L’État, il l’a servi avec bonheur et intelligence, sans jamais se laisser éblouir par son décorum. Le Droit a été sa passion, lui dont l’ouvrage sur « Les régimes parlementaires contemporains » est un classique, de même qu’il aura été sans doute notre meilleur analyste de l’organisation des campagnes électorales et des processus de désignation des candidats. La Politique… En 1971, alors que Georges Pompidou commençait son septennat, Jean-Claude consacra son premier livre aux Républicains indépendants et à Valéry Giscard d’Estaing : le jeune professeur ne manquait pas de flair ! Et début 1994, alors que s’ouvrait la seconde cohabitation, dans un numéro de la revue Pouvoirs intitulé « Qui gouverne la France ? », il consacre un article à la question « Que peut le Président ? ». Il y analyse avec pertinence – je cite – « cette situation particulière où la lecture de notre constitution ne suffit pas à savoir qui gouverne, qui peut quoi ? » – fin de citation. Comme quoi, parfois, l’Etat, le Droit et la Politique se rejoignent, noués en une gerbe par un homme sage, en qui la responsabilité politique n’altérait pas l’intelligence de l’analyse, ni la subtilité de l’analyse ne restreignait la capacité d’action.
Sa connaissance de notre système institutionnel lui valut, à lui le second doyen de la famille Colliard, d’être notamment membre de la Commission Vedel sur la réforme du mode de scrutin et du comité consultatif pour la révision de la Constitution.
Ce sont ces mêmes qualités qui m’amenèrent à le nommer en 1998 membre du Conseil Constitutionnel. Choix au demeurant facile car qui mieux que Jean-Claude pouvait allier l’expertise, l’impartialité et les qualités humaines nécessaires ? Je suis d’autant plus heureux de cette nomination qu’elle lui a apporté, je le sais, beaucoup de bonheur.

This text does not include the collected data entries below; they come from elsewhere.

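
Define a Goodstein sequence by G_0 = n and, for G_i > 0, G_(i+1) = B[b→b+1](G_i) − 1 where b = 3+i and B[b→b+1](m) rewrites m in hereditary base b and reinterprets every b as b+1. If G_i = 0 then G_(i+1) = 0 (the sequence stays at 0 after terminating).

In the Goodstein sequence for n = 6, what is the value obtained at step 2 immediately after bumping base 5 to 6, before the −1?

[0] 6 ≡ 2·3 (base 3). Lift 4: 8. −1: 7.
[1] 7 ≡ 4 + 3 (base 4). Lift 5: 8. −1: 7.
[2] 7 ≡ 5 + 2 (base 5). Lift 6: 8. −1: 7.

8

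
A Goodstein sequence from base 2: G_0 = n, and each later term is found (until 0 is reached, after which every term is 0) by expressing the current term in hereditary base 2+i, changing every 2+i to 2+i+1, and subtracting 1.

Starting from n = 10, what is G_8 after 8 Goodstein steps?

50000555551

base 2: 10 = 2^(2 + 1) + 2; at 3: 3^(3 + 1) + 3 = 84; next = 83
base 3: 83 = 3^(3 + 1) + 2; at 4: 4^(4 + 1) + 2 = 1026; next = 1025
base 4: 1025 = 4^(4 + 1) + 1; at 5: 5^(5 + 1) + 1 = 15626; next = 15625
base 5: 15625 = 5^(5 + 1); at 6: 6^(6 + 1) = 279936; next = 279935
base 6: 279935 = 5·6^6 + 5·6^5 + 5·6^4 + 5·6^3 + 5·6^2 + 5·6 + 5; at 7: 5·7^7 + 5·7^5 + 5·7^4 + 5·7^3 + 5·7^2 + 5·7 + 5 = 4215755; next = 4215754
base 7: 4215754 = 5·7^7 + 5·7^5 + 5·7^4 + 5·7^3 + 5·7^2 + 5·7 + 4; at 8: 5·8^8 + 5·8^5 + 5·8^4 + 5·8^3 + 5·8^2 + 5·8 + 4 = 84073324; next = 84073323
base 8: 84073323 = 5·8^8 + 5·8^5 + 5·8^4 + 5·8^3 + 5·8^2 + 5·8 + 3; at 9: 5·9^9 + 5·9^5 + 5·9^4 + 5·9^3 + 5·9^2 + 5·9 + 3 = 1937434593; next = 1937434592
base 9: 1937434592 = 5·9^9 + 5·9^5 + 5·9^4 + 5·9^3 + 5·9^2 + 5·9 + 2; at 10: 5·10^10 + 5·10^5 + 5·10^4 + 5·10^3 + 5·10^2 + 5·10 + 2 = 50000555552; next = 50000555551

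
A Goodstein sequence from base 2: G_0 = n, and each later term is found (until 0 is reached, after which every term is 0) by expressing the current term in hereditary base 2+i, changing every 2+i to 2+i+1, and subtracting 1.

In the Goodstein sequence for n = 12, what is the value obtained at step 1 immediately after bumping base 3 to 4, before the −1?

1066

step 0: 12 = 2^(2 + 1) + 2^2; sub 3 for 2: 3^(3 + 1) + 3^3; = 108; G_1 = 108−1 = 107
step 1: 107 = 3^(3 + 1) + 2·3^2 + 2·3 + 2; sub 4 for 3: 4^(4 + 1) + 2·4^2 + 2·4 + 2; = 1066; G_2 = 1066−1 = 1065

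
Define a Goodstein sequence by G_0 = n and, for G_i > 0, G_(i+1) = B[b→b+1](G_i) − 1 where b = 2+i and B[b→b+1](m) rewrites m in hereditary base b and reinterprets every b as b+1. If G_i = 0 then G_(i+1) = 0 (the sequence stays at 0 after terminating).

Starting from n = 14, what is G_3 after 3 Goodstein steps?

18750

[0] 14 ≡ 2^(2 + 1) + 2^2 + 2 (base 2). Lift 3: 111. −1: 110.
[1] 110 ≡ 3^(3 + 1) + 3^3 + 2 (base 3). Lift 4: 1282. −1: 1281.
[2] 1281 ≡ 4^(4 + 1) + 4^4 + 1 (base 4). Lift 5: 18751. −1: 18750.
[3] 18750 ≡ 5^(5 + 1) + 5^5 (base 5). Lift 6: 326592. −1: 326591.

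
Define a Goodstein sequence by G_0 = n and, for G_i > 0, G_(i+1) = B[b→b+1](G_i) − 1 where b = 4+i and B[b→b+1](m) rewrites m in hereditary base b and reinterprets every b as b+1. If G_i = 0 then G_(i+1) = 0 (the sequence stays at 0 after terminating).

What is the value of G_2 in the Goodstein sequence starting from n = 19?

37

base 4: 19 = 4^2 + 3; at 5: 5^2 + 3 = 28; next = 27
base 5: 27 = 5^2 + 2; at 6: 6^2 + 2 = 38; next = 37
base 6: 37 = 6^2 + 1; at 7: 7^2 + 1 = 50; next = 49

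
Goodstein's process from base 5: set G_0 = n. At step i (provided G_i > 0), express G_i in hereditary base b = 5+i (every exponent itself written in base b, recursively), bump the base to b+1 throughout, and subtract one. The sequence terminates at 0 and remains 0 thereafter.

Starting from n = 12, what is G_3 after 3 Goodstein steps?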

« Neuf ans de bonheur », c’est précisément le titre qu’il donna à l’article, publié en 2009 par les Cahiers du Conseil Constitutionnel, où il relate son expérience dans cette grande institution avec la verve lucide que nous lui connaissions. « En neuf ans, écrit-il, je n’ai pas reçu une seule fois un “conseil” de mon autorité de nomination ». C’est tout Jean-Claude Colliard : dire les faits et, ce faisant, l’air de rien, dire le droit.
Chers Amis,
Nous n’avions tous qu’une chose à espérer pour lui : encore de nombreuses années de bonheur. Car cet expansif pudique, qui se serait affectueusement moqué de notre hommage rendu un premier avril, n’aimait rien tant que la vie, la vie simple, à la fois sa famille, la moto, fumer la pipe et pratiquer la voile depuis sa maison de la Ciotat.
La vie – ou plutôt la mort – en a décidé autrement.
Pour toutes les raisons que j’ai dites – et bien d’autres –, il manquera à son pays et il nous manquera, à nous ses amis. Mais notre affection pour ce professeur demeuré étudiant, ce chargé d’honneurs bardé d’humour, ce militant tripal mais tolérant et intellectuellement honnête, oui notre affection restera profonde pour ce faux bourru, ce vrai gentil et ce grand républicain.
Affectueux adieu, Cher Jean-Claude, notre si généreux ami qui, son devoir accompli, s’en va.